I was trying to get the optimum features for a decision tree classifier over the Iris dataset using sklearn.grid_search.GridSearchCV. I used StratifiedKFold (sklearn.cross_validation.StratifiedKFold) for cross-validation, since my data was biased. But on every execution of GridSearchCV, it returned a different set of parameters.
Shouldn't it return the same set of optimum parameters given that the data and the cross-validation was same every single time?
Source code follows:
from sklearn.tree import DecisionTreeClassifier
from sklearn.grid_search import GridSearchCV
decision_tree_classifier = DecisionTreeClassifier()
parameter_grid = {'max_depth': [1, 2, 3, 4, 5],
'max_features': [1, 2, 3, 4]}
cross_validation = StratifiedKFold(all_classes, n_folds=10)
grid_search = GridSearchCV(decision_tree_classifier, param_grid = parameter_grid,
cv = cross_validation)
grid_search.fit(all_inputs, all_classes)
print "Best Score: {}".format(grid_search.best_score_)

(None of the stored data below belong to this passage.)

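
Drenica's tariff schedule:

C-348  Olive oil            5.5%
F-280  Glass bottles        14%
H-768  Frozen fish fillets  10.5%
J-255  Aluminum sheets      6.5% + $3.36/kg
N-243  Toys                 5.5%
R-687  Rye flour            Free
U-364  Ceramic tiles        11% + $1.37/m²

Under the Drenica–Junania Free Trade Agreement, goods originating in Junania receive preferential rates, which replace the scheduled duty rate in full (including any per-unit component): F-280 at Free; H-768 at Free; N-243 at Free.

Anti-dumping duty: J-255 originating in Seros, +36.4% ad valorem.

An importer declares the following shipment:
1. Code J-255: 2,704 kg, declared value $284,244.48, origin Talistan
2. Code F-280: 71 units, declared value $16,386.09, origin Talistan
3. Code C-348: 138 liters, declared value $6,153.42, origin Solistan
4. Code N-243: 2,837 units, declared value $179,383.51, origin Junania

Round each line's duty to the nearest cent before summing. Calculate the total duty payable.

$30,193.82

Line 1 (J-255, Talistan, 2,704 kg, $284,244.48):
Base rate for J-255 is 6.5% + $3.36/kg.
The additional-duty order on J-255 targets Seros, not Talistan; it does not apply.
Duty = $284,244.48 × 6.5% + 2,704 × $3.36 = $27,561.33.
Line 2 (F-280, Talistan, 71 units, $16,386.09):
Base rate for F-280 is 14%.
F-280 has an FTA preferential rate, but origin Talistan is not Junania; base rate stands.
Duty = $16,386.09 × 14% = $2,294.05.
Line 3 (C-348, Solistan, 138 liters, $6,153.42):
Base rate for C-348 is 5.5%.
Duty = $6,153.42 × 5.5% = $338.44.
Line 4 (N-243, Junania, 2,837 units, $179,383.51):
Base rate for N-243 is 5.5%.
Origin Junania qualifies under the Drenica–Junania agreement and N-243 is covered: preferential rate Free applies instead.
Duty = $179,383.51 × 0% = $0.00.
Total = $27,561.33 + $2,294.05 + $338.44 + $0.00 = $30,193.82.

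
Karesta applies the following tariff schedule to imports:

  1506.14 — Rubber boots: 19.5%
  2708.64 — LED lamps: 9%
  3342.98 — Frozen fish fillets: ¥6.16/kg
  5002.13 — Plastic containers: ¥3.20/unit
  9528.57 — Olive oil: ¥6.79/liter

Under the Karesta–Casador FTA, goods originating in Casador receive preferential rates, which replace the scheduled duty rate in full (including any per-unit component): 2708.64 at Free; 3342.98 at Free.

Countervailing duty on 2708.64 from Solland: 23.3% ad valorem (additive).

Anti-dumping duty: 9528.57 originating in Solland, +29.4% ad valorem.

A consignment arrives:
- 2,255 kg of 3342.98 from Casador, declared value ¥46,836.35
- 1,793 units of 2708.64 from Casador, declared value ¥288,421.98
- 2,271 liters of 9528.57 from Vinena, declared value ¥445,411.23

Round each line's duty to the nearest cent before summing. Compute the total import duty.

Line 1 (3342.98, Casador, 2,255 kg, ¥46,836.35):
Base rate for 3342.98 is ¥6.16/kg.
Origin Casador qualifies under the Karesta–Casador agreement and 3342.98 is covered: preferential rate Free applies instead.
Duty = ¥46,836.35 × 0% = ¥0.00.
Line 2 (2708.64, Casador, 1,793 units, ¥288,421.98):
Base rate for 2708.64 is 9%.
Origin Casador qualifies under the Karesta–Casador agreement and 2708.64 is covered: preferential rate Free applies instead.
The additional-duty order on 2708.64 targets Solland, not Casador; it does not apply.
Duty = ¥288,421.98 × 0% = ¥0.00.
Line 3 (9528.57, Vinena, 2,271 liters, ¥445,411.23):
Base rate for 9528.57 is ¥6.79/liter.
The additional-duty order on 9528.57 targets Solland, not Vinena; it does not apply.
Duty = 2,271 × ¥6.79 = ¥15,420.09.
Total = ¥0.00 + ¥0.00 + ¥15,420.09 = ¥15,420.09.

¥15,420.09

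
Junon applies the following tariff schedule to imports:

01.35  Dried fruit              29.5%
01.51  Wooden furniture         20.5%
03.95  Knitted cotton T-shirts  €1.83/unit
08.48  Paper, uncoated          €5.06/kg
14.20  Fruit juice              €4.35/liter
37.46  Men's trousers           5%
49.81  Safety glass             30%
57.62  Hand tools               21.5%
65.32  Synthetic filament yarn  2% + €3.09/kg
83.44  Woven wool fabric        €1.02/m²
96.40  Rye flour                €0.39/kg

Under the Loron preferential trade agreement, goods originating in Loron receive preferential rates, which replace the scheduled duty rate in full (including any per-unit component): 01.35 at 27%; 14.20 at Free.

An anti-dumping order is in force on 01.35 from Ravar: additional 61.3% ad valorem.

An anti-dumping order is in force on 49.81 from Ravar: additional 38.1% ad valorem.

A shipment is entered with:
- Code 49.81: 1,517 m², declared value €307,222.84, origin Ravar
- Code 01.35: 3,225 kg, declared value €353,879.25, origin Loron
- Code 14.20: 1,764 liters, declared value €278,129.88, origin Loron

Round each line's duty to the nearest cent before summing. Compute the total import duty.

Line 1 (49.81, Ravar, 1,517 m², €307,222.84):
Base rate for 49.81 is 30%.
Additional duty on 49.81 from Ravar: +38.1%. Applied ad valorem rate: 30% + 38.1% = 68.1%.
Duty = €307,222.84 × 68.1% = €209,218.75.
Line 2 (01.35, Loron, 3,225 kg, €353,879.25):
Base rate for 01.35 is 29.5%.
Origin Loron qualifies under the Junon–Loron agreement and 01.35 is covered: preferential rate 27% applies instead.
The additional-duty order on 01.35 targets Ravar, not Loron; it does not apply.
Duty = €353,879.25 × 27% = €95,547.40.
Line 3 (14.20, Loron, 1,764 liters, €278,129.88):
Base rate for 14.20 is €4.35/liter.
Origin Loron qualifies under the Junon–Loron agreement and 14.20 is covered: preferential rate Free applies instead.
Duty = €278,129.88 × 0% = €0.00.
Total = €209,218.75 + €95,547.40 + €0.00 = €304,766.15.

€304,766.15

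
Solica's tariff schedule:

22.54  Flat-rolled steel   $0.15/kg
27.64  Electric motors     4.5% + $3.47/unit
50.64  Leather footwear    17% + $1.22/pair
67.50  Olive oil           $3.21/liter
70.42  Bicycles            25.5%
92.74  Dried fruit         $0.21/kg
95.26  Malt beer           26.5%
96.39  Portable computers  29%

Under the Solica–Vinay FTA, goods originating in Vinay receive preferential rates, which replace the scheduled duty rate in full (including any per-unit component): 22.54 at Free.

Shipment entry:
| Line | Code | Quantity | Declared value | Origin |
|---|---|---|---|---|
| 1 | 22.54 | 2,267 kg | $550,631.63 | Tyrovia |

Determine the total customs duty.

$340.05

Line 1 (22.54, Tyrovia, 2,267 kg, $550,631.63):
Base rate for 22.54 is $0.15/kg.
22.54 has an FTA preferential rate, but origin Tyrovia is not Vinay; base rate stands.
Duty = 2,267 × $0.15 = $340.05.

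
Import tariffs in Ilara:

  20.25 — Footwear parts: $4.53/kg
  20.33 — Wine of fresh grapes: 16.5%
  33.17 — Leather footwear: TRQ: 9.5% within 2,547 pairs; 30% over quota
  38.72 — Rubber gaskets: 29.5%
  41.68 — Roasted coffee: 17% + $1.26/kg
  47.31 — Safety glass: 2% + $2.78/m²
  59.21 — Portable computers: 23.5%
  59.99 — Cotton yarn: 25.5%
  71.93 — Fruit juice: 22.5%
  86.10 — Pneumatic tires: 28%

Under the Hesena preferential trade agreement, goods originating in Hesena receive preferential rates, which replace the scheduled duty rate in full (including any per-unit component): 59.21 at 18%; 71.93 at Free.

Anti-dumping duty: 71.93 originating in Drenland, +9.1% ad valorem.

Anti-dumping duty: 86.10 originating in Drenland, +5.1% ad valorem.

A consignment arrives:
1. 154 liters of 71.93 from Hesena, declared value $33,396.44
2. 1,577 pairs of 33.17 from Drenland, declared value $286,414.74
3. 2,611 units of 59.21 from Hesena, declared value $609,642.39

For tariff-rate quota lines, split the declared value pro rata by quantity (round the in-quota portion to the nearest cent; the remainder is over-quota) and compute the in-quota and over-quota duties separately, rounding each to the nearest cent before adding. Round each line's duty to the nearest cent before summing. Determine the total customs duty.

Line 1 (71.93, Hesena, 154 liters, $33,396.44):
Base rate for 71.93 is 22.5%.
Origin Hesena qualifies under the Ilara–Hesena agreement and 71.93 is covered: preferential rate Free applies instead.
The additional-duty order on 71.93 targets Drenland, not Hesena; it does not apply.
Duty = $33,396.44 × 0% = $0.00.
Line 2 (33.17, Drenland, 1,577 pairs, $286,414.74):
Code 33.17 is under a tariff-rate quota (threshold 2,547 pairs). Quantity 1,577 pairs is within the quota, so the in-quota rate 9.5% applies to the full value.
Duty = $286,414.74 × 9.5% = $27,209.40.
Line 3 (59.21, Hesena, 2,611 units, $609,642.39):
Base rate for 59.21 is 23.5%.
Origin Hesena qualifies under the Ilara–Hesena agreement and 59.21 is covered: preferential rate 18% applies instead.
Duty = $609,642.39 × 18% = $109,735.63.
Total = $0.00 + $27,209.40 + $109,735.63 = $136,945.03.

$136,945.03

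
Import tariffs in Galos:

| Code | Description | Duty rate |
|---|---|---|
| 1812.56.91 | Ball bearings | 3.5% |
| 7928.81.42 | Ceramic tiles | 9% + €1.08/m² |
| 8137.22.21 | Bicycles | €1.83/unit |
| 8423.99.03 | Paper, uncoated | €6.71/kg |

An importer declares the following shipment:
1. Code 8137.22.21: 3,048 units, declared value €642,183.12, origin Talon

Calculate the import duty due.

€5,577.84

Line 1 (8137.22.21, Talon, 3,048 units, €642,183.12):
Base rate for 8137.22.21 is €1.83/unit.
Duty = 3,048 × €1.83 = €5,577.84.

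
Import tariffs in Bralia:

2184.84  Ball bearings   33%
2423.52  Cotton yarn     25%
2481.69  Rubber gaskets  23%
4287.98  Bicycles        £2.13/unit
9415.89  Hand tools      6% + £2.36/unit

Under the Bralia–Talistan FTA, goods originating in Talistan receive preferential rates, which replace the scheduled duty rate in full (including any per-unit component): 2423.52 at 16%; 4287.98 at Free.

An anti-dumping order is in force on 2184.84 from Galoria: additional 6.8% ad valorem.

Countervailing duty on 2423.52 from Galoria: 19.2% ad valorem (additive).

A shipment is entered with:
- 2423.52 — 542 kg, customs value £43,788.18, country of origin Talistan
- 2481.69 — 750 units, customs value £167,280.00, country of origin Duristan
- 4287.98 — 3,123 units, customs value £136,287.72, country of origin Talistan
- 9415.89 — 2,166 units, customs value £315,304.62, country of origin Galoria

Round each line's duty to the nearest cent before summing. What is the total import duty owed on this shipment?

Line 1 (2423.52, Talistan, 542 kg, £43,788.18):
Base rate for 2423.52 is 25%.
Origin Talistan qualifies under the Bralia–Talistan agreement and 2423.52 is covered: preferential rate 16% applies instead.
The additional-duty order on 2423.52 targets Galoria, not Talistan; it does not apply.
Duty = £43,788.18 × 16% = £7,006.11.
Line 2 (2481.69, Duristan, 750 units, £167,280.00):
Base rate for 2481.69 is 23%.
Duty = £167,280.00 × 23% = £38,474.40.
Line 3 (4287.98, Talistan, 3,123 units, £136,287.72):
Base rate for 4287.98 is £2.13/unit.
Origin Talistan qualifies under the Bralia–Talistan agreement and 4287.98 is covered: preferential rate Free applies instead.
Duty = £136,287.72 × 0% = £0.00.
Line 4 (9415.89, Galoria, 2,166 units, £315,304.62):
Base rate for 9415.89 is 6% + £2.36/unit.
Duty = £315,304.62 × 6% + 2,166 × £2.36 = £24,030.04.
Total = £7,006.11 + £38,474.40 + £0.00 + £24,030.04 = £69,510.55.

£69,510.55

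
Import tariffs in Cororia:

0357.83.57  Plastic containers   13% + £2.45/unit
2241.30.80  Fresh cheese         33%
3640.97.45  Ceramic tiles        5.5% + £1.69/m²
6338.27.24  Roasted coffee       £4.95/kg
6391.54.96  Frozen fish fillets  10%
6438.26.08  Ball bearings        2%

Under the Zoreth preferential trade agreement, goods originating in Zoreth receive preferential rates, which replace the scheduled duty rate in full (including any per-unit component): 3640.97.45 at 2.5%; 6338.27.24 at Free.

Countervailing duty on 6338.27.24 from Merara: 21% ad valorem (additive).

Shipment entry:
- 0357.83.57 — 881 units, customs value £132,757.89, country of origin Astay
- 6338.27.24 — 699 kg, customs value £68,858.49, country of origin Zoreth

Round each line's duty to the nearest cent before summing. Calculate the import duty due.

Line 1 (0357.83.57, Astay, 881 units, £132,757.89):
Base rate for 0357.83.57 is 13% + £2.45/unit.
Duty = £132,757.89 × 13% + 881 × £2.45 = £19,416.98.
Line 2 (6338.27.24, Zoreth, 699 kg, £68,858.49):
Base rate for 6338.27.24 is £4.95/kg.
Origin Zoreth qualifies under the Cororia–Zoreth agreement and 6338.27.24 is covered: preferential rate Free applies instead.
The additional-duty order on 6338.27.24 targets Merara, not Zoreth; it does not apply.
Duty = £68,858.49 × 0% = £0.00.
Total = £19,416.98 + £0.00 = £19,416.98.

£19,416.98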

print "Best params: {}".format(grid_search.best_params_)
Outputs:
Best Score: 0.959731543624
Best params: {'max_features': 2, 'max_depth': 2}
Best Score: 0.973154362416
Best params: {'max_features': 3, 'max_depth': 5}
Best Score: 0.973154362416
Best params: {'max_features': 2, 'max_depth': 5}
Best Score: 0.959731543624
Best params: {'max_features': 3, 'max_depth': 3}
This is an excerpt from an Ipython notebook which I made recently, with reference to Randal S Olson's notebook, which can be found here.
Edit:
Its not the random_state parameter of StratifiedKFold which results in varied results but rather the random_state parameter of DecisionTreeClassifer which randomly initializes the tree and gives varied results (refer documentation). As for StratifiedKFold, as long as the shuffle parameter is set to False (default), it generates the same training-test split (refer documentation).